Os méritos individuais de qualquer que seja o assunto não interessam. O primeiro-ministro ainda não exonerou fulano de tal? É “mamparra”. As forças policiais sul-africanas massacraram mineiros? São “mamparras” também.
Sem querer ser demasiado polémico, gostaria, apesar de tudo, de lamentar a ausência dos nossos juristas seniores – portanto, os que se encontram no Tribunal Supremo e no Conselho Constitucional – do debate público dos fundamentos da nossa ordem política. Fazem falta no país revistas jurídicas onde os juristas discutem estas questões. Fazem falta intervenções qualificadas de juristas no debate de questões desta natureza nos meios de comunicação de massas. Não tenho conhecimento de nenhum trabalho de reflexão crítica de sentenças passadas por juízes, no sentido da sua articulação com os nossos direitos. Faz falta uma ideia da noção que cada um dos nossos mais altos magistrados tem da ordem constitucional. Quando um deles é nomeado, o que ficamos a saber é se é da Frelimo ou não; mas o que ele pensa sobre este e aquele aspecto da administração da justiça e da garantia dos direitos constitucionais está no segredo dos deuses.
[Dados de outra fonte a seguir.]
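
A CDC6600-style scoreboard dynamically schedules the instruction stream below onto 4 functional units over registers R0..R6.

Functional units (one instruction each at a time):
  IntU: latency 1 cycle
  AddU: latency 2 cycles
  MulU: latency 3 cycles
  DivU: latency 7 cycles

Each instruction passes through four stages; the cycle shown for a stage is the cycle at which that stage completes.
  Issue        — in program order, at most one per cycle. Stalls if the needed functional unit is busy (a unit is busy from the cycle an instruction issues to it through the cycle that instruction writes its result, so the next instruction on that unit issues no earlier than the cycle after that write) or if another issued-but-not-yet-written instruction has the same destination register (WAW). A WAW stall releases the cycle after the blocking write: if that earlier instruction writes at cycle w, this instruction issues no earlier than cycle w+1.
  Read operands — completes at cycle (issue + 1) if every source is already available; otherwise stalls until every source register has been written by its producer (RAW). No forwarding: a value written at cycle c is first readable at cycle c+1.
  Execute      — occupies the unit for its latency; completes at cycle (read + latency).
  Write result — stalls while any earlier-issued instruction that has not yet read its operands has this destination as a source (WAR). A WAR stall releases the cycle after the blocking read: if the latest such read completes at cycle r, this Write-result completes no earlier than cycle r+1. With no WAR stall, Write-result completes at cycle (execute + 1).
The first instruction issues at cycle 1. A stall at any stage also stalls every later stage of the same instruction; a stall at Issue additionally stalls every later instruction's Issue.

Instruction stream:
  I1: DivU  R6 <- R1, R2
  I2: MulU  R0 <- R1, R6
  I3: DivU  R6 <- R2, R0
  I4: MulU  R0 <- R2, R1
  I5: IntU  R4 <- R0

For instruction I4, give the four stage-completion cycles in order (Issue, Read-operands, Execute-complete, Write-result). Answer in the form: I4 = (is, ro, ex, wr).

I4 = (16, 17, 20, 21)

  I1 | 1 | 2 | 9 | 10
  I2 | 2 | 11 | 14 | 15   RAW R6: wait I1 write@10
  I3 | 11 | 16 | 23 | 24   struct: DivU busy until I1 writes@10 · RAW R0: wait I2 write@15
  I4 | 16 | 17 | 20 | 21   struct: MulU busy until I2 writes@15
  I5 | 17 | 22 | 23 | 24   RAW R0: wait I4 write@21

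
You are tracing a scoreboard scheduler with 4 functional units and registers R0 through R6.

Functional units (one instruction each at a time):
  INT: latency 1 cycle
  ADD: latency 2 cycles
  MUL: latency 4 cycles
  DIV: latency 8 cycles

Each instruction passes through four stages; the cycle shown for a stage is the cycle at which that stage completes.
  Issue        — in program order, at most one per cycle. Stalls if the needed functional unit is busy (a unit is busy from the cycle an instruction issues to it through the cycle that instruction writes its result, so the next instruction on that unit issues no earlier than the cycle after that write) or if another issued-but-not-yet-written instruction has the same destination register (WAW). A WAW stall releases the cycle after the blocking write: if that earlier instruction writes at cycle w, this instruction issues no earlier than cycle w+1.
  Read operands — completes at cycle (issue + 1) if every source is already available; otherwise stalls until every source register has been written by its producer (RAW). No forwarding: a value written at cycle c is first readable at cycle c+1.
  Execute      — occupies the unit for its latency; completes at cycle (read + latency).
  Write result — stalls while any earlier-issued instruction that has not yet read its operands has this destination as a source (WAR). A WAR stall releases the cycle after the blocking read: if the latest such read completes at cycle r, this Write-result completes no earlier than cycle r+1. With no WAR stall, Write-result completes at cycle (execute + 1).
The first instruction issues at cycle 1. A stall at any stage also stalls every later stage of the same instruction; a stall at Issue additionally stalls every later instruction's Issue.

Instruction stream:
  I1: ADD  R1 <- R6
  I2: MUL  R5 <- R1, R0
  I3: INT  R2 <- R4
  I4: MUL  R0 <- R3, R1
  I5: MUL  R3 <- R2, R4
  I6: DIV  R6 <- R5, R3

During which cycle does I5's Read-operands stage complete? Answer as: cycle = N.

cycle = 20

cycle 1: I1 dispatched to ADD
cycle 2: I1 operands ready | I2 dispatched to MUL
cycle 3: I3 dispatched to INT
cycle 4: I1 complete | I3 operands ready
cycle 5: R1←I1 | I3 complete
cycle 6: I2 operands ready | R2←I3
cycle 10: I2 complete
cycle 11: R5←I2
cycle 12: I4 dispatched to MUL
cycle 13: I4 operands ready
cycle 17: I4 complete
cycle 18: R0←I4
cycle 19: I5 dispatched to MUL
cycle 20: I5 operands ready | I6 dispatched to DIV
cycle 24: I5 complete
cycle 25: R3←I5
cycle 26: I6 operands ready
cycle 34: I6 complete
cycle 35: R6←I6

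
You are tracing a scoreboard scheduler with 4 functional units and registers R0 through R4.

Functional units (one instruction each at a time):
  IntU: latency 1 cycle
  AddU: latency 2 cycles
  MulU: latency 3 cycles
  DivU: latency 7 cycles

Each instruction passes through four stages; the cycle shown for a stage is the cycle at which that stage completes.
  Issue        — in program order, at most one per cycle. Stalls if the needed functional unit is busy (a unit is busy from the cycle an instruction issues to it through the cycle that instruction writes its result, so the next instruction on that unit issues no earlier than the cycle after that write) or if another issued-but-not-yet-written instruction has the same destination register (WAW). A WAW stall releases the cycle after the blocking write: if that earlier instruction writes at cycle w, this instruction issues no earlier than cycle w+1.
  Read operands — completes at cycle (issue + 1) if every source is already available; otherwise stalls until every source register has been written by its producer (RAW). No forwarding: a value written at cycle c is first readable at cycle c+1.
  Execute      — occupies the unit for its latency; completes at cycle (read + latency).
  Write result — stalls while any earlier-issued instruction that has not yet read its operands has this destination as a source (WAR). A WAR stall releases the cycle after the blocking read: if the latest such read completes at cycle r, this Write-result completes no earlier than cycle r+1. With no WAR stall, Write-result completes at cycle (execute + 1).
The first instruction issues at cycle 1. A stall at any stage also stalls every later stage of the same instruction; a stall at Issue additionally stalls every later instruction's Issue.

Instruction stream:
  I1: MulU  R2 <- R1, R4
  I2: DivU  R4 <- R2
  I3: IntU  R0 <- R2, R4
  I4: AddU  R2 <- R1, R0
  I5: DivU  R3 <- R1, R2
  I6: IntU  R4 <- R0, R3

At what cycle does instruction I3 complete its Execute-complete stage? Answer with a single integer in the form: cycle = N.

I1: IS=1 RO=2 EX=5 WR=6
I2: IS=2 RO=7 EX=14 WR=15  [RAW R2: wait I1 write@6]
I3: IS=3 RO=16 EX=17 WR=18  [RAW R4: wait I2 write@15]
I4: IS=7 RO=19 EX=21 WR=22  [WAW R2: wait I1 write@6; RAW R0: wait I3 write@18]
I5: IS=16 RO=23 EX=30 WR=31  [struct: DivU busy until I2 writes@15; RAW R2: wait I4 write@22]
I6: IS=19 RO=32 EX=33 WR=34  [struct: IntU busy until I3 writes@18; RAW R3: wait I5 write@31]

cycle = 17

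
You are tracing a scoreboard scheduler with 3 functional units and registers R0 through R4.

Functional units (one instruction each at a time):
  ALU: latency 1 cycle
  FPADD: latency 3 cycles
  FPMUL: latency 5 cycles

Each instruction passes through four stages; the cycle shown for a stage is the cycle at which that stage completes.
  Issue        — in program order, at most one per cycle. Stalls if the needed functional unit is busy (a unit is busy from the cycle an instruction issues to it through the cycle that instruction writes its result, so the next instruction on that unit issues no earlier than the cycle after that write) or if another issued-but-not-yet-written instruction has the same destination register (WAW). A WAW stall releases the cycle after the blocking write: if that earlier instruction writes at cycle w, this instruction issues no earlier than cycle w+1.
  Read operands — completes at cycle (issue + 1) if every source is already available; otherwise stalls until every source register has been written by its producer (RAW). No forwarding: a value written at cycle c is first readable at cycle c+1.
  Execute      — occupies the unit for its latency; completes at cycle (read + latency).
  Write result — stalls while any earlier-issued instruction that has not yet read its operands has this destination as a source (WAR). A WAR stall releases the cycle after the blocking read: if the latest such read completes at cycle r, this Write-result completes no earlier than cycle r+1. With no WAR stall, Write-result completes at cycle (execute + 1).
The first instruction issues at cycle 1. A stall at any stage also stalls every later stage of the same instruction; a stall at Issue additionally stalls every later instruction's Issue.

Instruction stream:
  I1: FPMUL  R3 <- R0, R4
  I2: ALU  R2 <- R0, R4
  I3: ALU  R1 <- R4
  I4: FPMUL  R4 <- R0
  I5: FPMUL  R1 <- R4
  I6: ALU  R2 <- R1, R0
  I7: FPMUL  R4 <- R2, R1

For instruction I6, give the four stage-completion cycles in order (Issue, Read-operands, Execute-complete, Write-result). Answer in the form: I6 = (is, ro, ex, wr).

I6 = (18, 25, 26, 27)

c1: I1 dispatched to FPMUL
c2: I1 operands ready; I2 dispatched to ALU
c3: I2 operands ready
c4: I2 complete
c5: R2←I2
c6: I3 dispatched to ALU
c7: I1 complete; I3 operands ready
c8: R3←I1; I3 complete
c9: R1←I3; I4 dispatched to FPMUL
c10: I4 operands ready
c15: I4 complete
c16: R4←I4
c17: I5 dispatched to FPMUL
c18: I5 operands ready; I6 dispatched to ALU
c23: I5 complete
c24: R1←I5
c25: I6 operands ready; I7 dispatched to FPMUL
c26: I6 complete
c27: R2←I6
c28: I7 operands ready
c33: I7 complete
c34: R4←I7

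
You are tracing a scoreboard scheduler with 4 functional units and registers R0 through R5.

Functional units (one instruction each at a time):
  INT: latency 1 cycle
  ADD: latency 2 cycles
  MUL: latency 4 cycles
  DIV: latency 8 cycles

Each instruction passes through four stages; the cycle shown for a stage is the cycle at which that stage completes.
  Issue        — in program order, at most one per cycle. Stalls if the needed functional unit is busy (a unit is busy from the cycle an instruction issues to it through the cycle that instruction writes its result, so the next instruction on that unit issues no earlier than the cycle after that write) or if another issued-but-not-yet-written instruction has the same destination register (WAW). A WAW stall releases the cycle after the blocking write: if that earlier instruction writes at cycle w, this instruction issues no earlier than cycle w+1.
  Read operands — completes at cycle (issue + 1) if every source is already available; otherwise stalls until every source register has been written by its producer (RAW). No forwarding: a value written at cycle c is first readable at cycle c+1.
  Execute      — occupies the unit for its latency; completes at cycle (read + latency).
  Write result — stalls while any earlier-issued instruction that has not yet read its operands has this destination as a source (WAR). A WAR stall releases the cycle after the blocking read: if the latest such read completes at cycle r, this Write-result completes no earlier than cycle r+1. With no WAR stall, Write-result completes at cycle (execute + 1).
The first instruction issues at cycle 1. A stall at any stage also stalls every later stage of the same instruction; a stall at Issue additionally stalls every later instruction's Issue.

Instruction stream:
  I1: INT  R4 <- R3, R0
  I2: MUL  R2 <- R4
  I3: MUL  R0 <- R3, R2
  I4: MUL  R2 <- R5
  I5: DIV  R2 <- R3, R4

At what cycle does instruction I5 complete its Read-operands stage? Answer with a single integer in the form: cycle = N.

1) issue 1, read 2, done 3, write 4
2) issue 2, read 5, done 9, write 10  <RAW R4: wait I1 write@4>
3) issue 11, read 12, done 16, write 17  <struct: MUL busy until I2 writes@10>
4) issue 18, read 19, done 23, write 24  <struct: MUL busy until I3 writes@17>
5) issue 25, read 26, done 34, write 35  <WAW R2: wait I4 write@24>

cycle = 26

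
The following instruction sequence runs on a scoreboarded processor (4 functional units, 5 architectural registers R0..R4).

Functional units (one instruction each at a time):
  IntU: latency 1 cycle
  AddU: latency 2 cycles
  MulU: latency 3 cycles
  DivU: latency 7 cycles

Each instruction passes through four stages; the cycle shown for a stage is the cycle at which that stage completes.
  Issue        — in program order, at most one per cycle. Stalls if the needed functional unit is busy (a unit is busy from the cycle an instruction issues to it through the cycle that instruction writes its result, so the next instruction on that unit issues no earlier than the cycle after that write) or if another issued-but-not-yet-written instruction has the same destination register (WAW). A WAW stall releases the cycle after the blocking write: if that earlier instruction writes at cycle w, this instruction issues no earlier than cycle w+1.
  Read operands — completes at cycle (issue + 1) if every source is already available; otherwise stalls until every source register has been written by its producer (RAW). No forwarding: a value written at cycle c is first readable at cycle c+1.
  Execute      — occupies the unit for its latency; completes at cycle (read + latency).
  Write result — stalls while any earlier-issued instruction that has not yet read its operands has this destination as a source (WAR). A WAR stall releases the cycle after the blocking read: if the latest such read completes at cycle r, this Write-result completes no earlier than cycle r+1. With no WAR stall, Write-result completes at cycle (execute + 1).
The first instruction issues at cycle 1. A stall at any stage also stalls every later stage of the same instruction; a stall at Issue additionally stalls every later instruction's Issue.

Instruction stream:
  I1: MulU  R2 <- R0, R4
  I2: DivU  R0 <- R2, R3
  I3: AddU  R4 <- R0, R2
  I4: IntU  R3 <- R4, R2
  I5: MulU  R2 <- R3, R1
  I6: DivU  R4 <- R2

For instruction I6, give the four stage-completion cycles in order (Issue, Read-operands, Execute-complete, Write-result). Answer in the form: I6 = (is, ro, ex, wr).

I6 = (20, 28, 35, 36)

I1  is:1  ro:2  ex:5  wr:6
I2  is:2  ro:7  ex:14  wr:15  — RAW R2: wait I1 write@6
I3  is:3  ro:16  ex:18  wr:19  — RAW R0: wait I2 write@15
I4  is:4  ro:20  ex:21  wr:22  — RAW R4: wait I3 write@19
I5  is:7  ro:23  ex:26  wr:27  — struct: MulU busy until I1 writes@6, RAW R3: wait I4 write@22
I6  is:20  ro:28  ex:35  wr:36  — WAW R4: wait I3 write@19, RAW R2: wait I5 write@27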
Portanto, alguma da mediocridade das nossas discussões está relacionada com o silêncio deste pessoal. Recentemente, sugeri durante uma discussão numa turma do mestrado em Direitos Humanos, Governação e Democracia na Universidade Eduardo Mondlane, em Maputo, que todo o juiz dessas instâncias fosse convidado a escrever uma redacção a explicar por que acha que o direito à liberdade seja mais importante do que o direito a ter sorvete todos os dias. Espero viver o tempo necessário para vir a ler um texto desses.
É por isso, porém, que a discussão sobre o lenço é uma oportunidade. A nossa democracia anda com sorte porque ela vai produzindo temas que nos podem permitir discutir questões sérias. É nossa responsabilidade aceitar o desafio. Responsabilidade cívica.
A proibição do lenço nas escolas não faz, para mim, absolutamente nenhum sentido. Se for para preservar a laicidade do Estado, peca por ser inconsistente. Conforme escrevi mais acima, nenhuma funcionária pública devia usar lenço no exercício das suas funções. Se for por razões higiénicas ou de disciplinarização das crianças, como aparentemente foi o raciocínio de Samora Machel, então isso tem de ser deixado ao critério das escolas ou das direcções provinciais de educação, as quais por sua vez têm de estar mais atentas à vontade dos encarregados de educação. O mais difícil nesta questão seria permitir o lenço e proibir o véu.
Contudo, se a laicidade do Estado for interpretada de maneira a não permitir que nas instituições públicas o argumento religioso tenha legitimidade, então, aí teríamos uma maneira de abordar o assunto. Se o código de indumentária duma determinada escola pública exige certo traje, então o argumento religioso não pode vingar. Só que, para isso funcionar bem, os encarregados de educação teriam de ter a possibilidade de influenciar a redacção desse código. Ou algo parecido.
Democracia não é coisa fácil, não. Pior quando é na base de slogans, tipo para inglês ver. Locke e Mill, que eram ingleses, morreram há muito tempo. Os problemas continuam. É nossa responsabilidade cívica reflectir esses problemas. São eles que dão substância à democracia. Neste sentido, a questão até nem é de saber quem matou o gato. A questão é: porque não é da nossa conta que alguém goste de carne de gato, desde que não seja o nosso gato?